In order to motivate us to lives of reverent fear, Peter reminds us of our redemption. I think if you look at the text, you will see that Peter highlights three realities in particular that we must consider if we are going to appreciate our redemption.
First, we must consider the plight from which we have been redeemed.
In the Old Testament people were redeemed from debt, captivity, slavery, exile, and even potential execution.
In the New Testament it is much worse.
The New Testament writers speak of being redeemed from a moral bondage.
Here, Peter says “knowing that you were ransomed from the futile ways of life inherited from your forefathers.”
The word futile meaning basically empty or pointless. Ineffectual would be another way of putting it. Maybe, senseless.
This is obviously on Peter’s mind, because if you look back at verse 14 you see how he describes our pre-salvation condition as being that of ignorance.
Which basically means dumb.
There are different ways of describing sin. It is rebellion, it is perversion, it is corruption, it is pollution. One of the ways though that the Bible describes sin is that of folly and I think that is what Peter is hitting on here with this word futile or empty.
Before God saved us we were enslaved to a foolish way of life.
Now don’t get me wrong. It might have looked quite imposing, after all if you look at the passage, he says it was inherited from our fathers which is a way of saying it was tradition, it was rooted in longstanding ideas, it was our culture; but all of that tradition and all of that history didn’t give it any more actual significance or meaning at the end of the day.
It is like we were living our lives caught up in that old story, the Emperor’s New Clothes.
Everybody patting us on the back for basically being stupid.
It is like we were living our lives “swimming against the stream of the entire universe.” It is like we weren’t simply missing the target; we kept choosing the wrong target to shoot at. It is like we were as someone has put it continually “using the wrong recipe for good health.” Continually, “putting the wrong petrol in the tank.” Continually “taking the wrong road to get home.” We lived our life like a man who decided to use a map of the United States of America to find his way across South Africa.
You can think about how all this futility and foolishness worked out, in practice.
And I think you should.
To appreciate redemption you need to remember what God redeemed you from.
Let me sort of draw out the futility for you.
Our way of life was futile and foolish because it was out of touch with reality.
One big example of that would be the sin of pride.
We live in a culture that promotes pride, our lives before God saved us were devoted to the pursuit of pride and yet at the end of the day when you look at it very closely pride is really nothing more than a kind of insanity.

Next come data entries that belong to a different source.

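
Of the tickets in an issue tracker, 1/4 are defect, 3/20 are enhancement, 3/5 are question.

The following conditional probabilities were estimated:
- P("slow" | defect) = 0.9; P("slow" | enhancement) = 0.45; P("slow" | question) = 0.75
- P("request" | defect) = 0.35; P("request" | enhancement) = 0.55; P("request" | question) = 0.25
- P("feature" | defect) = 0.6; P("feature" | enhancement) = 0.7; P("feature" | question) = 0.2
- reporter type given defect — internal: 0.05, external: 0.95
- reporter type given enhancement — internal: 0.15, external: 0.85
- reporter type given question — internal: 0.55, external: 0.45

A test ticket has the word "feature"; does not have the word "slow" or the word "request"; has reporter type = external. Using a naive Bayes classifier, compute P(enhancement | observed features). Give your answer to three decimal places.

defect: 0.25 × (1−0.9) × (1−0.35) × 0.6 × 0.95 = 0.0092625
enhancement: 0.15 × (1−0.45) × (1−0.55) × 0.7 × 0.85 = 0.022089375
question: 0.6 × (1−0.75) × (1−0.25) × 0.2 × 0.45 = 0.010125
P(enhancement | x) = 0.022089375 / 0.041476875 ≈ 0.533

0.533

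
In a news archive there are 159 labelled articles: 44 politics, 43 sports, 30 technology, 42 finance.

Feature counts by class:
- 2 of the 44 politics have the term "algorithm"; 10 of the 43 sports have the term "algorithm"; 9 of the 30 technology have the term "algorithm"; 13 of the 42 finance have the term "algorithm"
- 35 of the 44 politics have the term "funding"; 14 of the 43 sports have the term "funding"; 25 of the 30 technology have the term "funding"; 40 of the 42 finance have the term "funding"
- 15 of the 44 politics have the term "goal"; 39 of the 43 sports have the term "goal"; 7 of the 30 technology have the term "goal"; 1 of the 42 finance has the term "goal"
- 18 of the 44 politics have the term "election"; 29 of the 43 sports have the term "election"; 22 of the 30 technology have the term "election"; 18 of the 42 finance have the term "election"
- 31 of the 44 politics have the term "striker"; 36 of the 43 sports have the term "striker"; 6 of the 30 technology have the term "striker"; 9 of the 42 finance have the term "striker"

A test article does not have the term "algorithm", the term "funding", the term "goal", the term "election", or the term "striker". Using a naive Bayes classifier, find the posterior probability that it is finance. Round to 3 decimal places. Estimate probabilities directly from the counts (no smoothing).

0.266

politics: (44/159) × (42/44) × (9/44) × (29/44) × (26/44) × (13/44) ≈ 0.00621725
sports: (43/159) × (33/43) × (29/43) × (4/43) × (14/43) × (7/43) ≈ 0.000690124
technology: (30/159) × (21/30) × (5/30) × (23/30) × (8/30) × (24/30) ≈ 0.00360028
finance: (42/159) × (29/42) × (2/42) × (41/42) × (24/42) × (33/42) ≈ 0.00380665
P(finance | x) = 0.00380665 / 0.014314304 ≈ 0.266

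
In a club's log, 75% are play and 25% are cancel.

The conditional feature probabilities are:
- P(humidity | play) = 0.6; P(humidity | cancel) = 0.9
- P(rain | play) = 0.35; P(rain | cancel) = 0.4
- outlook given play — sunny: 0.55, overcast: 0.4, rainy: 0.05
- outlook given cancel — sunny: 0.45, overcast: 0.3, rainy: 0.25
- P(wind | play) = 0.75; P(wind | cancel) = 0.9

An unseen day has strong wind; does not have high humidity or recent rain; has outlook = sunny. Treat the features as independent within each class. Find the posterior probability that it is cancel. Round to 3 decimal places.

play: 0.75 × (1−0.6) × (1−0.35) × 0.55 × 0.75 = 0.0804375
cancel: 0.25 × (1−0.9) × (1−0.4) × 0.45 × 0.9 = 0.006075
P(cancel | x) = 0.006075 / 0.0865125 ≈ 0.070

0.070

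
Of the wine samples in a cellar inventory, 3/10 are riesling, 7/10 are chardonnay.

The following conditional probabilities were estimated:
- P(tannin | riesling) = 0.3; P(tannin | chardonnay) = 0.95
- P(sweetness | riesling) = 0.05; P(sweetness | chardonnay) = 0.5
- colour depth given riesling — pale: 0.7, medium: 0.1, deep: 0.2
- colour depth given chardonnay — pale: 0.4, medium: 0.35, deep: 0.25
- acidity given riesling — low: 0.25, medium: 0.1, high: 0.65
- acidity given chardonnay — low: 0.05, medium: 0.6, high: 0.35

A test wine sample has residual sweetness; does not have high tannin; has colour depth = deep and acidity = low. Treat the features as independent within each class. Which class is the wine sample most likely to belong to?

riesling: 0.3 × (1−0.3) × 0.05 × 0.2 × 0.25 = 0.000525
chardonnay: 0.7 × (1−0.95) × 0.5 × 0.25 × 0.05 = 0.00021875
Highest score → riesling.

riesling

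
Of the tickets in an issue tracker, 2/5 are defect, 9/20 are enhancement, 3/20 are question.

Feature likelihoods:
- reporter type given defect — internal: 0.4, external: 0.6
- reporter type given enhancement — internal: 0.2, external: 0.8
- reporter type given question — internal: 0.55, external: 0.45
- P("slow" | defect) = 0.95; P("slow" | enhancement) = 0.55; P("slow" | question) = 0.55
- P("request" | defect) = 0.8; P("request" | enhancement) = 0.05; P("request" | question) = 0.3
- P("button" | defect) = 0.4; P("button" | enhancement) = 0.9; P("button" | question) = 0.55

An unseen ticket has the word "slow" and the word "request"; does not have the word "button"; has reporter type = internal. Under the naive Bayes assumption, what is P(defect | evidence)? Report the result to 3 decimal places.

0.920

defect: 0.4 × 0.4 × 0.95 × 0.8 × (1−0.4) = 0.07296
enhancement: 0.45 × 0.2 × 0.55 × 0.05 × (1−0.9) = 0.0002475
question: 0.15 × 0.55 × 0.55 × 0.3 × (1−0.55) = 0.006125625
P(defect | x) = 0.07296 / 0.079333125 ≈ 0.920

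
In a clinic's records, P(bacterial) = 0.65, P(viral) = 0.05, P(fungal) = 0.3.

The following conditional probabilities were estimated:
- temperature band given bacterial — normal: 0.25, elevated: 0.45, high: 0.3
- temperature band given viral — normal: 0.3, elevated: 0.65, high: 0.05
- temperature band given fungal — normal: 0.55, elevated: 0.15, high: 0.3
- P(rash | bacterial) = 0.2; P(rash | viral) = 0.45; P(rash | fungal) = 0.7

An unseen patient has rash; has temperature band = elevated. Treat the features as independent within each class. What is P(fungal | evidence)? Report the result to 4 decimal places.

0.3011

bacterial: 0.65 × 0.45 × 0.2 = 0.0585
viral: 0.05 × 0.65 × 0.45 = 0.014625
fungal: 0.3 × 0.15 × 0.7 = 0.0315
P(fungal | x) = 0.0315 / 0.104625 ≈ 0.3011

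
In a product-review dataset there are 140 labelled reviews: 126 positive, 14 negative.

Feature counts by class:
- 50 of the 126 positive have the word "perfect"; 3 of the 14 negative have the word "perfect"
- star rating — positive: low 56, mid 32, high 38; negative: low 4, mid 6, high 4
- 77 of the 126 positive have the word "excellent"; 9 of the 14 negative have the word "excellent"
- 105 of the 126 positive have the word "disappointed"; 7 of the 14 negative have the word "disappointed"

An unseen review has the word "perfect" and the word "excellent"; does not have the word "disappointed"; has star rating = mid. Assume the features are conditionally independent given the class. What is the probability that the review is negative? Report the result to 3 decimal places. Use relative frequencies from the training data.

positive: (126/140) × (50/126) × (32/126) × (77/126) × (21/126) ≈ 0.00923826
negative: (14/140) × (3/14) × (6/14) × (9/14) × (7/14) ≈ 0.0029519
P(negative | x) = 0.0029519 / 0.01219016 ≈ 0.242

0.242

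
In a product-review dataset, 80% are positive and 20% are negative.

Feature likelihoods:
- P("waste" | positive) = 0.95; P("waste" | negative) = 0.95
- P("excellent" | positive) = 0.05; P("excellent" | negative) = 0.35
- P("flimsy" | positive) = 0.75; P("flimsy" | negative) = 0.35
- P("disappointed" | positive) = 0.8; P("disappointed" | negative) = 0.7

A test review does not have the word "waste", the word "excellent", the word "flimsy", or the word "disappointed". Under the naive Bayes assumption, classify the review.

positive: 0.8 × (1−0.95) × (1−0.05) × (1−0.75) × (1−0.8) = 0.0019
negative: 0.2 × (1−0.95) × (1−0.35) × (1−0.35) × (1−0.7) = 0.0012675
Highest score → positive.

positive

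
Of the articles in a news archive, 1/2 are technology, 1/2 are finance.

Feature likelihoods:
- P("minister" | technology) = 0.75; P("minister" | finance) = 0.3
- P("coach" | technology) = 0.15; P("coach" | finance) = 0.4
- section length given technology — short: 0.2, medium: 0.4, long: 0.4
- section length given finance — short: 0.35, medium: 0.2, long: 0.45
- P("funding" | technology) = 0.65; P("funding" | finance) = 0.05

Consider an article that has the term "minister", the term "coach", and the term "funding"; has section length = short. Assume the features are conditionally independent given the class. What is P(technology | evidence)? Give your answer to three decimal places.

technology: 0.5 × 0.75 × 0.15 × 0.2 × 0.65 = 0.0073125
finance: 0.5 × 0.3 × 0.4 × 0.35 × 0.05 = 0.00105
P(technology | x) = 0.0073125 / 0.0083625 ≈ 0.874

0.874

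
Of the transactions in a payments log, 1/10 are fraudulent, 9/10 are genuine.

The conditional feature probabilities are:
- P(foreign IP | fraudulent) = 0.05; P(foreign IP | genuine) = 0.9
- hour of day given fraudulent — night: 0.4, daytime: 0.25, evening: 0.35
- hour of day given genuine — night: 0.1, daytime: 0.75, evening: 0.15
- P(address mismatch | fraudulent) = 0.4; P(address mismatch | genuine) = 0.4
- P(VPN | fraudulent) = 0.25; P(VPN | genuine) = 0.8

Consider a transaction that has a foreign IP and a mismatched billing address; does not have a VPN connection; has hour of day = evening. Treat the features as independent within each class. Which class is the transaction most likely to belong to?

fraudulent: 0.1 × 0.05 × 0.35 × 0.4 × (1−0.25) = 0.000525
genuine: 0.9 × 0.9 × 0.15 × 0.4 × (1−0.8) = 0.00972
Highest score → genuine.

genuine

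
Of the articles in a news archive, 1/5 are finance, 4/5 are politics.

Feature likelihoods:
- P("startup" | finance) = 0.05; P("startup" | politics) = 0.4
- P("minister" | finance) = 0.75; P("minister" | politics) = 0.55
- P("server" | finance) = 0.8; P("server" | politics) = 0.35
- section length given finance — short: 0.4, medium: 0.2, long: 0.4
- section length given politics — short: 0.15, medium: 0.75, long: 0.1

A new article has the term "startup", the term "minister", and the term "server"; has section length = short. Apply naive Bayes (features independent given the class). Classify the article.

finance: 0.2 × 0.05 × 0.75 × 0.8 × 0.4 = 0.0024
politics: 0.8 × 0.4 × 0.55 × 0.35 × 0.15 = 0.00924
Highest score → politics.

politics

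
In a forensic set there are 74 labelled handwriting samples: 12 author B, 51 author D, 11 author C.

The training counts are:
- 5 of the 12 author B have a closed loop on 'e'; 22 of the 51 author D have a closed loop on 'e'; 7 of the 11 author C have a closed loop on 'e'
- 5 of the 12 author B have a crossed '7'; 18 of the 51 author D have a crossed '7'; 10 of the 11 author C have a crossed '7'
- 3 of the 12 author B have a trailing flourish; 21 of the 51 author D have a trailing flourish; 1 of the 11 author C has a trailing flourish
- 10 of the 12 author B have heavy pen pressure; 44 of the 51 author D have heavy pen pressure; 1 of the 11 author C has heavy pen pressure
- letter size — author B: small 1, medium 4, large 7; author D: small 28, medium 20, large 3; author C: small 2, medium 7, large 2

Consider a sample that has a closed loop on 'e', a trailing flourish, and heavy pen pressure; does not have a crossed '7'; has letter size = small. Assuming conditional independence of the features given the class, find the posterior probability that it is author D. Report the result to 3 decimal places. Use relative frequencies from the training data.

author B: (12/74) × (5/12) × (7/12) × (3/12) × (10/12) × (1/12) ≈ 0.000684278
author D: (51/74) × (22/51) × (33/51) × (21/51) × (44/51) × (28/51) ≈ 0.0375193
author C: (11/74) × (7/11) × (1/11) × (1/11) × (1/11) × (2/11) ≈ 0.0000129219
P(author D | x) = 0.0375193 / 0.0382164999 ≈ 0.982

0.982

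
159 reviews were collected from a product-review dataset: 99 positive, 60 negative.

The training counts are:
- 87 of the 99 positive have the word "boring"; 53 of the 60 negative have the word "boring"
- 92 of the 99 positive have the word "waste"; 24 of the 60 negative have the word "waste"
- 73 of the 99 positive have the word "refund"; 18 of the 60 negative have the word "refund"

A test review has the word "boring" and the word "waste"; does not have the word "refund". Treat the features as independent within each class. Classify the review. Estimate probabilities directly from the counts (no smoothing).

positive

positive: (99/159) × (87/99) × (92/99) × (26/99) ≈ 0.13354
negative: (60/159) × (53/60) × (24/60) × (42/60) ≈ 0.0933333
Highest score → positive.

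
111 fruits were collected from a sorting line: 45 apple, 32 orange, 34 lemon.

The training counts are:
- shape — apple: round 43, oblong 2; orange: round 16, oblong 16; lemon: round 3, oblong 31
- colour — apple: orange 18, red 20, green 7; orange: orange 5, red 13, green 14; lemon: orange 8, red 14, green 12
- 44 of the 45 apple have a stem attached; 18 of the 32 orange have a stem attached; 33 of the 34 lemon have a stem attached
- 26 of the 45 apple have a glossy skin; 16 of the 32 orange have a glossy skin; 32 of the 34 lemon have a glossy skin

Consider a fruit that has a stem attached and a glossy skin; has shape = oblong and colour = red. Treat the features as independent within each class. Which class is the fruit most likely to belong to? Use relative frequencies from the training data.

lemon

apple: (45/111) × (2/45) × (20/45) × (44/45) × (26/45) ≈ 0.00452403
orange: (32/111) × (16/32) × (13/32) × (18/32) × (16/32) ≈ 0.0164696
lemon: (34/111) × (31/34) × (14/34) × (33/34) × (32/34) ≈ 0.105049
Highest score → lemon.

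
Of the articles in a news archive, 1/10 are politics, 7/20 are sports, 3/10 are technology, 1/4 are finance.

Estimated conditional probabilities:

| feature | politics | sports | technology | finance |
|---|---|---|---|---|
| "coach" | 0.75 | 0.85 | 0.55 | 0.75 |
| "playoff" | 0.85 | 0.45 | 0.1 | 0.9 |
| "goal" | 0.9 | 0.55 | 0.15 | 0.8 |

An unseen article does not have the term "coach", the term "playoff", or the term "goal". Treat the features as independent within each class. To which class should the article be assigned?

technology

politics: 0.1 × (1−0.75) × (1−0.85) × (1−0.9) = 0.000375
sports: 0.35 × (1−0.85) × (1−0.45) × (1−0.55) = 0.01299375
technology: 0.3 × (1−0.55) × (1−0.1) × (1−0.15) = 0.103275
finance: 0.25 × (1−0.75) × (1−0.9) × (1−0.8) = 0.00125
Highest score → technology.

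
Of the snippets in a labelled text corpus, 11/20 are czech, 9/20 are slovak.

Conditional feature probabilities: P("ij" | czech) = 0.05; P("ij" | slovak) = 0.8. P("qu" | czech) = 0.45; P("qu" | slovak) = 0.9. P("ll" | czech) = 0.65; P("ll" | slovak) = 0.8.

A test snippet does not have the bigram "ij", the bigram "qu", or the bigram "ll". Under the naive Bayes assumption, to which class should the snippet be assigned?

czech: 0.55 × (1−0.05) × (1−0.45) × (1−0.65) = 0.10058125
slovak: 0.45 × (1−0.8) × (1−0.9) × (1−0.8) = 0.0018
Highest score → czech.

czech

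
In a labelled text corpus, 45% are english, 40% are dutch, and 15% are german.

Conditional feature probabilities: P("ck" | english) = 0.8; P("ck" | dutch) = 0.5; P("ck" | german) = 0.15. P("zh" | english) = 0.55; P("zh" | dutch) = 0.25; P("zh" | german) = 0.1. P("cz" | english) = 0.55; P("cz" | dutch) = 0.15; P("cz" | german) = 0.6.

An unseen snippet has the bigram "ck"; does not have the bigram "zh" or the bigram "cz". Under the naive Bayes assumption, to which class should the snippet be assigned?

english: 0.45 × 0.8 × (1−0.55) × (1−0.55) = 0.0729
dutch: 0.4 × 0.5 × (1−0.25) × (1−0.15) = 0.1275
german: 0.15 × 0.15 × (1−0.1) × (1−0.6) = 0.0081
Highest score → dutch.

dutch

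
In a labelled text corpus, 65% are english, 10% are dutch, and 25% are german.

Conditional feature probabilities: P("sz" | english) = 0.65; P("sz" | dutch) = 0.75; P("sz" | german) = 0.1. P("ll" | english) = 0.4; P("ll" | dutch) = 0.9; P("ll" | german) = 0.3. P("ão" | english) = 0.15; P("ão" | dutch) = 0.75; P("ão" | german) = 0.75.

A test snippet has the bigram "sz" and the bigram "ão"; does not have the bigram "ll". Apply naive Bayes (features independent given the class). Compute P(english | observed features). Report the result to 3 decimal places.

english: 0.65 × 0.65 × (1−0.4) × 0.15 = 0.038025
dutch: 0.1 × 0.75 × (1−0.9) × 0.75 = 0.005625
german: 0.25 × 0.1 × (1−0.3) × 0.75 = 0.013125
P(english | x) = 0.038025 / 0.056775 ≈ 0.670

0.670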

To be proud isn’t only a sin. When you are proud you are also out of touch with reality.
We lived life with this constant contradiction right there in the heart of our being as one man expresses it, “the need to be heros and the fact of being worms.’
Here we were going about thinking and talking and living as if we were actually in control of our lives, thinking of ourselves as if we were gods almost and trying to get others to think of us like that when in fact we were every day drawing closer and closer to our death, to that day where we would go into the ground and our bodies would become food for worms.
What’s more we tried to resolve this contradiction by adopting another one, another contradiction, we tried to exalt ourselves by meeting other people’s standards of what’s important.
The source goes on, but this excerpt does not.